Thank's a rookie trailer owner

Jim


----------



## Guest (Apr 1, 2013)

welcome to the forums ,, what furnace brand is it ??? there are several things that can cause this ,, one is the "sail switch" that detects air flow from the fan ,, if it is not working then it will not send a signal to the gas valve to open ,,, and also are the lp lines purged of air ,, in other words ,, can u light the stove or such with no problems ,, another thing ,, do u hear the ignighter sparking ??? like i said many variables that might cause it not to light


----------



## jimbo62157 (Apr 2, 2013)

tnarvs;83311 said:
			
		

> welcome to the forums ,, what furnace brand is it ??? there are several things that can cause this ,, one is the "sail switch" that detects air flow from the fan ,, if it is not working then it will not send a signal to the gas valve to open ,,, and also are the lp lines purged of air ,, in other words ,, can u light the stove or such with no problems ,, another thing ,, do u hear the ignighter sparking ??? like i said many variables that might cause it not to light



Hi,  It's an Atwood Hydro flame.  The stove lights and the pilot in the oven lights but it is a very small flame.  When I turn on the switch on the thermostat the fan starts blowing.  I've let it run for 10 minutes and it never fires.  I do not hear any sparking going on. There is a dial that reads open or closed. I have that set to open.


----------



## C Nash (Apr 2, 2013)

Is it automatic light or do you have to manual light it?  Some of the older models have to be manual lit.


----------



## jimbo62157 (Apr 3, 2013)

C Nash;83319 said:
			
		

> Is it automatic light or do you have to manual light it?  Some of the older models have to be manual lit.

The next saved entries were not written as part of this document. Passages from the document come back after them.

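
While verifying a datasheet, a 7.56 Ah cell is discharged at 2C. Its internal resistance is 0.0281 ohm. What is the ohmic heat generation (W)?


Step 1: I = C_rate * capacity = 2 * 7.56 = 15.12 A
Step 2: Q = I^2 * R = 15.12^2 * 0.0281 = 228.61 * 0.0281 = 6.424 W

6.424 W


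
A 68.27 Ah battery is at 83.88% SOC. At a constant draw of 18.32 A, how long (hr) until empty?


Step 1: remaining = SOC/100 * C_total = 83.88/100 * 68.27 = 57.265 Ah
Step 2: t = remaining / I = 57.265 / 18.32 = 3.126 hr

3.126 hr


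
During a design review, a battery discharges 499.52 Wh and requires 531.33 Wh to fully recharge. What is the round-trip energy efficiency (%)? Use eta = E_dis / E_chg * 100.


Round-trip efficiency = 499.52/531.33 * 100% = 94.01%

94.01%


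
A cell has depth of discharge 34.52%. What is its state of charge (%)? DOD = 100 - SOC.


SOC = 100 - DOD = 100 - 34.52 = 65.48%

65.48%


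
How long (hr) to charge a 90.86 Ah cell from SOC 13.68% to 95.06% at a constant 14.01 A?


delta_Ah = 90.86 * (95.06 - 13.68) / 100 = 73.942 Ah
t = delta_Ah / I = 73.942 / 14.01 = 5.278 hr

5.278 hr


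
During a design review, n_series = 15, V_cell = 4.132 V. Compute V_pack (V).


With 15 cells in series at 4.132 V each, V_pack = 61.98 V

61.98 V


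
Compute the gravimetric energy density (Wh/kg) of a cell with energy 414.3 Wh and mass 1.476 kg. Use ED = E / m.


Specific energy = 414.3 Wh / 1.476 kg = 280.7 Wh/kg

280.7 Wh/kg


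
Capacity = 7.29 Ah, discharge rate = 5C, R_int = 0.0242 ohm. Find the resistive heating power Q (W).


Step 1: I = C_rate * capacity = 5 * 7.29 = 36.45 A
Step 2: Q = I^2 * R = 36.45^2 * 0.0242 = 1328.6 * 0.0242 = 32.15 W

32.15 W


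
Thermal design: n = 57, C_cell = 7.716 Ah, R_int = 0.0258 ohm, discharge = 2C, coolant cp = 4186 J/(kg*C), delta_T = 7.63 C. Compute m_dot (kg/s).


Step 1: I = 2 * 7.716 = 15.432 A
Step 2: Q_cell = I^2 * R = 15.432^2 * 0.0258 = 6.1442 W
Step 3: Q_total = 57 * 6.1442 = 350.22 W
Step 4: m_dot = Q_total / (cp * dT) = 350.22 / (4186 * 7.63) = 0.01097 kg/s

0.01097 kg/s


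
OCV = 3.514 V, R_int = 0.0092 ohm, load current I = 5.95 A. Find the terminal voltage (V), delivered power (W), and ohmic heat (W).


Step 1: V_terminal = OCV - I*R = 3.514 - 5.95 * 0.0092 = 3.4593 V
Step 2: P_out = V_terminal * I = 3.4593 * 5.95 = 20.58 W
Step 3: Q = I^2 * R = 5.95^2 * 0.0092 = 0.3257 W

V=3.4593 V, P=20.58 W, Q=0.3257 W


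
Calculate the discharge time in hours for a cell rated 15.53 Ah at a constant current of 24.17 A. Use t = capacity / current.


t = capacity / current = 15.53 / 24.17 = 0.6425 hr

0.6425 hr


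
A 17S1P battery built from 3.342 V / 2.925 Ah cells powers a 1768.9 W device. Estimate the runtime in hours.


Step 1: E_pack = Ns * V_cell * Np * C_cell = 17 * 3.342 * 1 * 2.925 = 166.18 Wh
Step 2: t = E_pack / P = 166.18 / 1768.9 = 0.09395 hr

0.09395 hr


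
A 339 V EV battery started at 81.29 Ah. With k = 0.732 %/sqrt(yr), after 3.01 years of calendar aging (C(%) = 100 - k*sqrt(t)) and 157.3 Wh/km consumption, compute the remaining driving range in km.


Step 1: capacity retention = 100 - 0.732 * sqrt(3.01) = 100 - 0.732 * 1.7349 = 98.73%
Step 2: C_now = 81.29 * 98.73/100 = 80.258 Ah
Step 3: E_pack = V * C_now = 339 * 80.258 = 27207 Wh
Step 4: range = E_pack / consumption = 27207 / 157.3 = 173.0 km

173.0 km


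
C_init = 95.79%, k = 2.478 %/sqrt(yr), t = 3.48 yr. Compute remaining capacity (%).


Step 1: sqrt(3.48 yr) = 1.8655
Step 2: drop = 2.478 * 1.8655 = 4.6227
Step 3: C_final = 95.79 - 4.6227 = 91.17%

91.17%


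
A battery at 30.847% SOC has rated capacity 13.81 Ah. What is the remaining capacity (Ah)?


remaining = SOC / 100 * total = 30.847 / 100 * 13.81 = 4.260 Ah

4.260 Ah


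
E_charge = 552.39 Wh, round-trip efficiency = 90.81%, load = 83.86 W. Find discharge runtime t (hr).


Step 1: E_discharge = eta/100 * E_charge = 90.81/100 * 552.39 = 501.63 Wh
Step 2: t = E_discharge / P = 501.63 / 83.86 = 5.982 hr

5.982 hr


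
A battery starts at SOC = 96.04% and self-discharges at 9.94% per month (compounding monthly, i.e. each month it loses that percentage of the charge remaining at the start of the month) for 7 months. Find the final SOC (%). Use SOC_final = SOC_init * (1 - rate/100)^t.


Monthly retention factor = 1 - 9.94/100 = 0.9006
Over 7 months: factor^7 = 0.48053
SOC_final = 96.04 * 0.48053 = 46.15%

46.15%


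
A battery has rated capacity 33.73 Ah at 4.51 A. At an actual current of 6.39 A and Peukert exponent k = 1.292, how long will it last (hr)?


Step 1: t_rated = C / I_rated = 33.73 / 4.51 = 7.4789 hr
Step 2: ratio = 4.51 / 6.39 = 0.70579
Step 3: ratio^k = 0.70579^1.292 = 0.63751
Step 4: t = t_rated * ratio^k = 7.4789 * 0.63751 = 4.768 hr

4.768 hr


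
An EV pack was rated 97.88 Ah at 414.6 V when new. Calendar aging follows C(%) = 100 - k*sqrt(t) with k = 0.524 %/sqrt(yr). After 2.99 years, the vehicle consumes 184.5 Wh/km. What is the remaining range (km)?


Step 1: capacity retention = 100 - 0.524 * sqrt(2.99) = 100 - 0.524 * 1.7292 = 99.094%
Step 2: C_now = 97.88 * 99.094/100 = 96.993 Ah
Step 3: E_pack = V * C_now = 414.6 * 96.993 = 40213 Wh
Step 4: range = E_pack / consumption = 40213 / 184.5 = 218.0 km

218.0 km


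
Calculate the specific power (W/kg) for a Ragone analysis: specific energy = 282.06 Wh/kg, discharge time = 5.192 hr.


Specific power = 282.06 Wh/kg / 5.192 hr = 54.33 W/kg

54.33 W/kg


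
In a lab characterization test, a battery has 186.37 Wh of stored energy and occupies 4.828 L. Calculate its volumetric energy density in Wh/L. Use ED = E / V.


ED = E / V = 186.37 / 4.828 = 38.60 Wh/L

38.60 Wh/L


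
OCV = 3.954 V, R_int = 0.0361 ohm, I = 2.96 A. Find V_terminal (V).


V = OCV - I*R = 3.954 - 2.96 * 0.0361 = 3.847 V

3.847 V


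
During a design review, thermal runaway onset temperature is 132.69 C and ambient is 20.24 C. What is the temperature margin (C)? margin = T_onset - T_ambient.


margin = T_onset - T_ambient = 132.69 - 20.24 = 112.45 C

112.45 C


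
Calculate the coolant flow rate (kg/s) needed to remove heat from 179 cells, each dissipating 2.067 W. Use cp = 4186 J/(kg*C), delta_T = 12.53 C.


Q_total = 179 * 2.067 = 369.99 W
m_dot = Q_total / (cp * dT) = 369.99 / (4186 * 12.53) = 0.007054 kg/s

0.007054 kg/s


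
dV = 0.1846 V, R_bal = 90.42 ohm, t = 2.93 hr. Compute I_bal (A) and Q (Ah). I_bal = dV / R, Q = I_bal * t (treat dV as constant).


I_bal = dV / R = 0.1846 / 90.42 = 0.0020416 A
Q = I_bal * t = 0.0020416 * 2.93 = 0.005982 Ah

I=0.0020416 A, Q=0.005982 Ah


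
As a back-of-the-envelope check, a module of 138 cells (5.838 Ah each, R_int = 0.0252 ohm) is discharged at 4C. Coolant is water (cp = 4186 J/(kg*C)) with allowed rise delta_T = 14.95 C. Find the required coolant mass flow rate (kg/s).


Step 1: I = 4 * 5.838 = 23.352 A
Step 2: Q_cell = I^2 * R = 23.352^2 * 0.0252 = 13.742 W
Step 3: Q_total = 138 * 13.742 = 1896.4 W
Step 4: m_dot = Q_total / (cp * dT) = 1896.4 / (4186 * 14.95) = 0.03030 kg/s

0.03030 kg/s


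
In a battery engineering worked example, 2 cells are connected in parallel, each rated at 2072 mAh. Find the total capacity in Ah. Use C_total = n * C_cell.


Convert: C_cell = 2072 mAh = 2.072 Ah
C_total = 2 * 2.072 = 4.144 Ah

4.144 Ah


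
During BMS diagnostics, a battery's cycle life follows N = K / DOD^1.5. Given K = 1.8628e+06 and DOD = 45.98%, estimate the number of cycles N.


Step 1: DOD^1.5 = 45.98^1.5 = 311.78
Step 2: N = 1.8628e+06 / 311.78 = 5975 cycles

5975 cycles


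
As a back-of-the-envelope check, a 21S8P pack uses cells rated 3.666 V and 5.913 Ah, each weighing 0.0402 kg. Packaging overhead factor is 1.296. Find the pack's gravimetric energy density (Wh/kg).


Step 1: V_pack = 21 * 3.666 = 76.986 V
Step 2: C_pack = 8 * 5.913 = 47.304 Ah
Step 3: E_pack = V_pack * C_pack = 76.986 * 47.304 = 3641.7 Wh
Step 4: m_pack = 21 * 8 * 0.0402 * 1.296 = 8.7527 kg
Step 5: ED = E_pack / m_pack = 3641.7 / 8.7527 = 416.1 Wh/kg

416.1 Wh/kg


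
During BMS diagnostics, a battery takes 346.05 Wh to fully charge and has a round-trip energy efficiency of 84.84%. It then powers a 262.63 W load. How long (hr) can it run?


Step 1: E_discharge = eta/100 * E_charge = 84.84/100 * 346.05 = 293.59 Wh
Step 2: t = E_discharge / P = 293.59 / 262.63 = 1.118 hr

1.118 hr


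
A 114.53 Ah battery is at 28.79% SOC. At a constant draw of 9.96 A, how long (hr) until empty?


Step 1: remaining = SOC/100 * C_total = 28.79/100 * 114.53 = 32.973 Ah
Step 2: t = remaining / I = 32.973 / 9.96 = 3.311 hr

3.311 hr


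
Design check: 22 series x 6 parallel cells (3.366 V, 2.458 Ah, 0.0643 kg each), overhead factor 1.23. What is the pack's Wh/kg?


Step 1: V_pack = 22 * 3.366 = 74.052 V
Step 2: C_pack = 6 * 2.458 = 14.748 Ah
Step 3: E_pack = V_pack * C_pack = 74.052 * 14.748 = 1092.1 Wh
Step 4: m_pack = 22 * 6 * 0.0643 * 1.23 = 10.44 kg
Step 5: ED = E_pack / m_pack = 1092.1 / 10.44 = 104.6 Wh/kg

104.6 Wh/kg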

There doesn't seem to be any where to light it?  Looks like there are 2 wires going into the front left sideView attachment 356View attachment 357  I attached a couple pictures (not sure if that worked).


----------



## C Nash (Apr 3, 2013)

Pretty sure you will have to light yours,  Should be a little hole on the inside of your rv with a glass cover on it.  Slide or swing it up and light it with a match.  Probably will have to hold the on knob in to get it to light.  Just guessing.  Be careful gas can be dangerous


----------



## jimbo62157 (Apr 7, 2013)

C Nash;83331 said:
			
		

> Pretty sure you will have to light yours,  Should be a little hole on the inside of your rv with a glass cover on it.  Slide or swing it up and light it with a match.  Probably will have to hold the on knob in to get it to light.  Just guessing.  Be careful gas can be dangerous



I looked at it again today and there is no where to light it. It has to be spark ignited. Maybe there is now power going to it or the thermostat is shot? Just not sure how to check it.

I also was playing with the fridge today and found that if I have the switch on gas it works fine but when I switch it to AC it doesn't work?


----------



## C Nash (Apr 9, 2013)

Is your batt charged?


----------



## jimbo62157 (Apr 10, 2013)

C Nash;83400 said:
			
		

> Is your batt charged?



I have it plugged into the house.


----------



## C Nash (Apr 11, 2013)

If your batt is dead and the converter is not working the elec ign will not work even pluged to shore power.  Still have to question a 83TT having elect ign?


----------